Aproximo-me de um bar e observo
comportamentos. Pouco a pouco começo a identificar os personagens da noite.
Estão lá: as Barbies, cuidadosamente esculpidas e presas as suas blusas de malhas
extremamente justas; as Chiques-de-Equê, que passam a noite inteira segurando a
mesma lata de cerveja; as Mariconas-Equivocadas que sofrem do complexo BC - “baile
da cinderela”; as Monas-Sérias, linha bicha de família, sempre agarrada ao namorado,
que ostenta como troféu e demarcador de diferenças; as Bichas-Loucas que mais
parecem pipoca e pulam e dá pinta a noite inteira; as Velhas-Travas, sempre
acompanhadas da melhor amiga maricona e com ar saudosista, apesar da maquiagem
exagerada que lhe cobre o rosto; as Jovens-Travestis que se agrupam a um canto
para “matar” reciprocamente uma as outras; as Travas e Mariconas-Bombadas que
chegam acompanhadas do seu Boy de aluguel.
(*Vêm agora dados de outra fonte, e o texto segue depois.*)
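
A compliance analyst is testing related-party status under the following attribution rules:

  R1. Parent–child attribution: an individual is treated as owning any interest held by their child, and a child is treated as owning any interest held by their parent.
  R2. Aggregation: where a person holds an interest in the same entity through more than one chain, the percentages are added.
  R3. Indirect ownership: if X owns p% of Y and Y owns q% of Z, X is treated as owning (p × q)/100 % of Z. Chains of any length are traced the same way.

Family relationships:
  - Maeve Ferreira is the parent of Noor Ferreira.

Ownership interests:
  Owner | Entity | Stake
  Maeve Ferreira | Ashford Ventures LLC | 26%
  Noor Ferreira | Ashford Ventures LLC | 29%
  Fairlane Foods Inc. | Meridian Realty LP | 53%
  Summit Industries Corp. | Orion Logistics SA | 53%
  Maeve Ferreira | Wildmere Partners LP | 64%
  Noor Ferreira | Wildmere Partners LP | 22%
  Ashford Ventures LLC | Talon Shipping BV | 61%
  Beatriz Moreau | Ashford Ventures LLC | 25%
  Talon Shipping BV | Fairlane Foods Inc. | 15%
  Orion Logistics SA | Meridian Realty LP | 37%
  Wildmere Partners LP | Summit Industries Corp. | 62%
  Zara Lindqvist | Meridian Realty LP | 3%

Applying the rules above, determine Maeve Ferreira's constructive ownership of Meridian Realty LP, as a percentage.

By parent–child attribution (R1), Maeve Ferreira is treated as also owning Noor Ferreira's interest in Wildmere Partners LP, giving 64% + 22% = 86%.
By parent–child attribution (R1), Maeve Ferreira is treated as also owning Noor Ferreira's interest in Ashford Ventures LLC, giving 26% + 29% = 55%.
Chain via Wildmere Partners LP → Summit Industries Corp. → Orion Logistics SA (R3): 86% × 62% × 53% × 37% = 10.456052% of Meridian Realty LP.
Chain via Ashford Ventures LLC → Talon Shipping BV → Fairlane Foods Inc. (R3): 55% × 61% × 15% × 53% = 2.667225% of Meridian Realty LP.
Aggregating (R2): 10.456052% + 2.667225% = 13.123277%.

13.123277%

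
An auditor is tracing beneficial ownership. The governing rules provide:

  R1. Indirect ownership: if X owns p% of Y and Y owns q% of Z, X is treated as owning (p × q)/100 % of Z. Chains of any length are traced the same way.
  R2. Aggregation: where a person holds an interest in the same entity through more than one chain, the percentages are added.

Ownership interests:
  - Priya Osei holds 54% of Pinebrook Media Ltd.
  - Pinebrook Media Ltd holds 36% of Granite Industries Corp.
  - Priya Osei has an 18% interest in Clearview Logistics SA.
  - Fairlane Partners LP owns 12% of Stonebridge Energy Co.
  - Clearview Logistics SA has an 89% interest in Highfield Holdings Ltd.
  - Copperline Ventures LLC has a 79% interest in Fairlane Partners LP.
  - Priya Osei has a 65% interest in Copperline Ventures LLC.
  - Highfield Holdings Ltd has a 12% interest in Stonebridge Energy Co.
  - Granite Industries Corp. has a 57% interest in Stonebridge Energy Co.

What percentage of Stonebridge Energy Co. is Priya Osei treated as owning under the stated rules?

19.1652%

Chain via Clearview Logistics SA → Highfield Holdings Ltd (R1): 18% × 89% × 12% = 1.9224% of Stonebridge Energy Co.
Chain via Copperline Ventures LLC → Fairlane Partners LP (R1): 65% × 79% × 12% = 6.162% of Stonebridge Energy Co.
Chain via Pinebrook Media Ltd → Granite Industries Corp. (R1): 54% × 36% × 57% = 11.0808% of Stonebridge Energy Co.
Aggregating (R2): 1.9224% + 6.162% + 11.0808% = 19.1652%.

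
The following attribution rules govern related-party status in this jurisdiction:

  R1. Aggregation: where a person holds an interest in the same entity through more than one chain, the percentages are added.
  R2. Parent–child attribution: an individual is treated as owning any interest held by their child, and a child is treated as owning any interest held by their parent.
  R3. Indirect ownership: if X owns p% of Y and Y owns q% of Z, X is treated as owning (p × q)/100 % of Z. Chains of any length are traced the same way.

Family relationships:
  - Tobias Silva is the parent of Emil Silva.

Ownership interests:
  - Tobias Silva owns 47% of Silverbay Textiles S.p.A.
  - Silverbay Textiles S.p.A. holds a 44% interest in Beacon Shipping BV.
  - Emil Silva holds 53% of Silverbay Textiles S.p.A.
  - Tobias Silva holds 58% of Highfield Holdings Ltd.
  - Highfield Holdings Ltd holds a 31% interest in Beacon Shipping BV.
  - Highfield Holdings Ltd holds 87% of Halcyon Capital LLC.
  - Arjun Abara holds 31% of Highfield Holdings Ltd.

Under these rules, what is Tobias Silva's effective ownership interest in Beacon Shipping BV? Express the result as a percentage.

By parent–child attribution (R2), Tobias Silva is treated as also owning Emil Silva's interest in Silverbay Textiles S.p.A, giving 47% + 53% = 100%.
Chain via Highfield Holdings Ltd (R3): 58% × 31% = 17.98% of Beacon Shipping BV.
Chain via Silverbay Textiles S.p.A. (R3): 100% × 44% = 44% of Beacon Shipping BV.
Aggregating (R1): 17.98% + 44% = 61.98%.

61.98%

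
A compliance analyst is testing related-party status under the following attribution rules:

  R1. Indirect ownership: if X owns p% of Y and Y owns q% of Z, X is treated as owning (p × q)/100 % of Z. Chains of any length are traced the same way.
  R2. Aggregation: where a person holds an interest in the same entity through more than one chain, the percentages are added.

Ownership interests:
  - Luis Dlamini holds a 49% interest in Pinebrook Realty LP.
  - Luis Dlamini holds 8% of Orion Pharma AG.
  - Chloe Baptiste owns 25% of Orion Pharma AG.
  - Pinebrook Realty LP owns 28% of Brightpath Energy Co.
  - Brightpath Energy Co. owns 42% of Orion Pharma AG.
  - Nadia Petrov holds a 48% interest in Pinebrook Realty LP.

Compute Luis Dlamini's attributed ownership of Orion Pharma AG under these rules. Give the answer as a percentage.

13.7624%

Chain via Pinebrook Realty LP → Brightpath Energy Co. (R1): 49% × 28% × 42% = 5.7624% of Orion Pharma AG.
Direct interest in Orion Pharma AG: 8%.
Aggregating (R2): 5.7624% + 8% = 13.7624%.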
Neste caldeirão de identidades
performáticas ou performativas destacam-se ainda, as Bichas-de-Caça, sempre
atentas ao menor movimento de seus possíveis alvos; os Boys de Programa que
circulam os dancings ou prostram-se em pontos estrategicamente pouco
iluminados; as BBFs, ou seja, Bichas-Boa-Fácil que beijam e contabilizam os
contatos; as Bichas-Carão, sempre altivas e com ar de indiferença que funcionam
como mecanismos de defesa; as Sapas-Pesadonas que relembram a pré-história; as
Sapas-Depressivas, que sempre brigam com a companheira bêbada e procuram um
canto para chorar suas mágoas; o Segurança da casa que aproveita a noite para
faturar um extra junto à mariconas, velhas conhecidas; isso sem falar nas
Rachas-Melhor-Amiga-de-Frango, que tendem a imitar os gays, e muitas vezes,
serve de gozação.
Nada de novo ou muito diferente
de Recife. Contudo uma coisa que me chama a atenção é o controle adotado para a
entrada das pessoas. Pareceu-me existir um número limite para a lotação, o que
faz com uma fila enorme de gays e lésbicas se estenda pela rua. Saí as 04:30 da
manhã e constatei mais de cem pessoas, trêmulas de frio, perseverante em seu
intento. Não consegui identificar se aquilo se faz como prática ou costume, já
que pelo visto os argentinos adoram [e respeitam] uma fila. Estas se
multiplicam nas paradas de ônibus, caixas de supermercados ou farmácias, na
bilheteria e entrada de teatros e cinemas. Mas dentro dessa perspectiva mais “music”,
as boates também servem como espaços demarcadores de diferença de classes sociais,
e talvez étnica. Existe em Buenos Aires outra boate chamada Amerika, reconhecida
como espaço dos gays burgueses e de pessoas famosas e descoladas. Ao que tudo
indica, a prática se multiplica por centros urbanos. Poderíamos dizer que a Angel´s se assemelha ao
MKB, localizada na Riachuelo, enquanto que a Amérika corresponde a Metrópole,
instalada na Av. Manoel Borba. No retorno para casa, caminhando pelas ruas
ainda mais congeladas, consegui visualizar três travestis batalhando nas ruas,
bem como quatro boys de programa, agrupados em uma esquina quase totalmente
escura.
Apesar de incipientes estas
primeiras observações e informações me revelam semelhanças e diferenças entre
os dois mercados. Em Buenos Aires, parece que o mercado do sexo homoerótico
encontra-se espalhado, pulverizado entre os bairros. Lógico que estas são
apenas suposições, hipóteses para futuras análises que se confirmarão ou serão
refutadas e modificadas. De um jeito ou de outro, não nego me sentir feliz por
estar novamente no campo de “batalha”, atrás de possibilidades para melhor se
conhecer e conviver com a diversidade da sexualidade humana.